Ask a Scientist

How is ice shelf disintegration different from calving?

Ice shelves are thick slabs of ice that cling to cold-region coastlines. Although some ice shelves form through the accumulation of sea ice, the world’s largest ice shelves are fed by glaciers. When a glacier reaches the coast, the ice floats on near-freezing water and continues to spread outward.

Two kinds of events have been observed in ice shelves: iceberg calving and disintegration. Calving is a natural phenomenon, but disintegration is a new phenomenon, likely linked to climate change.

Calving: a natural process

The breaking off of icebergs, known as calving, is a normal part of the life of a glacier-fed ice shelf, even when the icebergs calved are massive. When a large iceberg calves off an ice shelf in a stable glacier-fed ice shelf system, the lost ice is replaced over the course of years to decades by continuing outflow. Only when the pace of glacier calving accelerates significantly over an extended period of time is the system considered to be in retreat.

Tabular icebergs off the Antarctic coast
Operation IceBridge snapped this photo of two tabular icebergs off the Antarctic Peninsula on October 16, 2021. — Credit: NASA

Disintegration: new and disconcerting

In contrast to iceberg-calving events, disintegration is a newly observed phenomenon, only documented since the 1990s. Since then, studies have indicated that ice shelf disintegration results from warming conditions, which stress ice shelves in multiple ways.

One way that warmer conditions destabilize ice shelves is through higher air temperatures. Ice shelves are typically blanketed by snow, which contributes to the ice shelf’s mass over time. Warmer summer air temperatures cause snow cover to melt, changing the permeable snow surface into an impermeable ice surface—the same way a few warm days can turn snow in a sidewalk gutter into ice. In subsequent summers, meltwater on the ice shelf does not sink into the snow. Instead, it pools on the shelf surface. The water can find its way into pre existing cracks in the ice and, because water is denser than ice, slice deeper into the ice shelf. Eventually, the water can cut completely through the ice.

Another way that warming conditions destabilize ice shelves is through ocean warming. As warm ocean water slithers under the ice shelf, it melts the ice from below, thinning the ice shelf.

Warmer ocean water can also contribute to sea ice decline. As sea ice diminishes, wave action in the region increases. Now unfettered by sea ice, waves can flex and bend the shelf, stressing it further.

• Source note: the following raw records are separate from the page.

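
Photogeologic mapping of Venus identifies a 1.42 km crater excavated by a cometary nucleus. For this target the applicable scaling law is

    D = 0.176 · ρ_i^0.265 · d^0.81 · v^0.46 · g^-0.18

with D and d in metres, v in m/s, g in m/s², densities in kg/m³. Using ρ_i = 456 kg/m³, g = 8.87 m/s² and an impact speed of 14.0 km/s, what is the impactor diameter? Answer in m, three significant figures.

d ≈ 64.5 m

Rearranging for d: d = [D / (0.176 · 456^0.265 · 14000^0.46 · 8.87^-0.18)]^(1/0.81).
D = 1420 m.
456^0.265 = 5.066
14000^0.46 = 80.76
8.87^-0.18 = 0.6751
Denominator = 0.176 × 5.066 × 80.76 × 0.6751 = 48.61
D / 48.61 = 1420 / 48.61 = 29.21
d = 29.21^(1/0.81) = 29.21^1.2346 = 64.47 m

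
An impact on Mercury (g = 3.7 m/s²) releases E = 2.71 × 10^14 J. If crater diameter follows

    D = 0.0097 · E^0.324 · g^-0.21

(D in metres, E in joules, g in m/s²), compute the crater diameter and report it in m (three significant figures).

E^0.324 = (2.71 × 10^14)^0.324 = 4.746 × 10^4
g^-0.21 = 3.7^-0.21 = 0.7598
D = 0.0097 × 4.746 × 10^4 × 0.7598 = 349.8 m

D ≈ 350 m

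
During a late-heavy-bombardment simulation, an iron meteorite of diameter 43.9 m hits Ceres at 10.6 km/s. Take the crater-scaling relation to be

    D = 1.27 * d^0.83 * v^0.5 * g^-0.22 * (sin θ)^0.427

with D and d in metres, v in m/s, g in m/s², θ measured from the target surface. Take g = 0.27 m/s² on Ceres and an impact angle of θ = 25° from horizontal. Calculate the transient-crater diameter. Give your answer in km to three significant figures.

In SI units: v = 10600 m/s.
d^0.83 = 43.9^0.83 = 23.08
v^0.5 = 10600^0.5 = 103.0
g^-0.22 = 0.27^-0.22 = 1.334
(sin 25°)^0.427 = 0.4226^0.427 = 0.6923
D = 1.27 × 23.08 × 103.0 × 1.334 × 0.6923 = 2788 m
   = 2.788 km

D ≈ 2.79 km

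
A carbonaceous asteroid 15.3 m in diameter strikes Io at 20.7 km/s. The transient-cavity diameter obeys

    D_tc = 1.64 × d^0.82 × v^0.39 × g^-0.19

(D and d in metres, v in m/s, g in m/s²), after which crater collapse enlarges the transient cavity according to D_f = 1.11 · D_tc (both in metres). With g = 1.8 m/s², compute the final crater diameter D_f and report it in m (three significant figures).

D_f ≈ 735 m

v = 20700 m/s.
d^0.82 = 15.3^0.82 = 9.364
v^0.39 = 20700^0.39 = 48.22
g^-0.19 = 1.8^-0.19 = 0.8943
D_tc = 1.64 × 9.364 × 48.22 × 0.8943 = 662.2 m
D_f = 1.11 × 662.2 = 735.0 m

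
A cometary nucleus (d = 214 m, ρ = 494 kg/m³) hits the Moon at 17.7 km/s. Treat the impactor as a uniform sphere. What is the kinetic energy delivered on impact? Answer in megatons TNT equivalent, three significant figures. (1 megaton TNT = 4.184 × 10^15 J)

v = 17700 m/s.
Mass m = (π/6) ρ d³ = (π/6) × 494 × (214)³ = 2.535 × 10^9 kg
E = ½ m v² = 0.5 × 2.535 × 10^9 × (17700)² = 3.971 × 10^17 J
   = 3.971 × 10^17 / 4.184×10^15 = 94.91 Mt

E ≈ 94.9 Mt TNT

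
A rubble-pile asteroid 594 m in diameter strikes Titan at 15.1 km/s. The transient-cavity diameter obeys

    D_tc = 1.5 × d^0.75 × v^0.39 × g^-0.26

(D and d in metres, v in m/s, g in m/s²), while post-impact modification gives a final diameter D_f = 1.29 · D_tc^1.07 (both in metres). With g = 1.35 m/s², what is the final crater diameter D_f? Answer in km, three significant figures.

D_f ≈ 17.1 km

v = 15100 m/s.
d^0.75 = 594^0.75 = 120.3
v^0.39 = 15100^0.39 = 42.64
g^-0.26 = 1.35^-0.26 = 0.9249
D_tc = 1.5 × 120.3 × 42.64 × 0.9249 = 7117 m
D_f = 1.29 × (7117)^1.07 = 17082 m
     = 17.08 km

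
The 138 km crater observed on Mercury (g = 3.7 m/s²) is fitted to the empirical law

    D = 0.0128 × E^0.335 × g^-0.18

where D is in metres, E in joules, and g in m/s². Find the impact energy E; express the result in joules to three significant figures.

Rearranging: E = [D / (0.0128 · g^-0.18)]^(1/0.335).
D = 138000 m.
g^-0.18 = 3.7^-0.18 = 0.7902
D / (0.0128 × 0.7902) = 138000 / (0.01011) = 1.365 × 10^7
E = (1.365 × 10^7)^2.9851 = 1.991 × 10^21 J

E ≈ 1.99 × 10^21 J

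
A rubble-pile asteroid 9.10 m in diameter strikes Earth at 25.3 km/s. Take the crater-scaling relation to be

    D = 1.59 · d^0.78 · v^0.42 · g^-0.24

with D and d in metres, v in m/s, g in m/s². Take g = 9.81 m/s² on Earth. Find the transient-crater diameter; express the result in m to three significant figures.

D ≈ 364 m

In SI units: v = 25300 m/s.
d^0.78 = 9.1^0.78 = 5.598
v^0.42 = 25300^0.42 = 70.68
g^-0.24 = 9.81^-0.24 = 0.5781
D = 1.59 × 5.598 × 70.68 × 0.5781 = 363.7 m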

One or more of these pressures can lead to ice shelf disintegration. Once disintegration starts, it may progress quickly. Some ice shelves change so dramatically that the changes are visible from space in a matter or days or even hours.

Wilkins Ice Shelf breakup sequence
Situated on the west coast of the Antarctic Peninsula, the Wilkins Ice Shelf underwent a rapid disintegration in early 2008, collapsing in a matter of hours. Moderate Resolution Imaging Spectroradiometer (MODIS) sensors on NASA’s Terra and Aqua satellites captured these images of the disintegration on February 28, 2008 at 14:00 UTC (left); February 28, 2008 at 21:00 UTC (center); and February 29, 2008 at 13:05 UTC (right). — Credit: NASA

Ice shelf disintegration not only has the potential to happen quickly, it also has the potential to destabilize the glacier(s) feeding the ice shelf.

In a glacier-fed ice shelf system, the point where glacier ice begins to float is known as the grounding line, and it is an important part of ice shelf stability. If an ice shelf retreats past the grounding line, the tributary glacier(s) begin flowing faster. This process can eventually contribute to sea level rise as glaciers slide from land into the water. For an example of how this process develops, read about the aftermath of the Larsen B Ice Shelf disintegration.

In short, glacier calving is a normal, natural process. Ice shelf disintegration is not.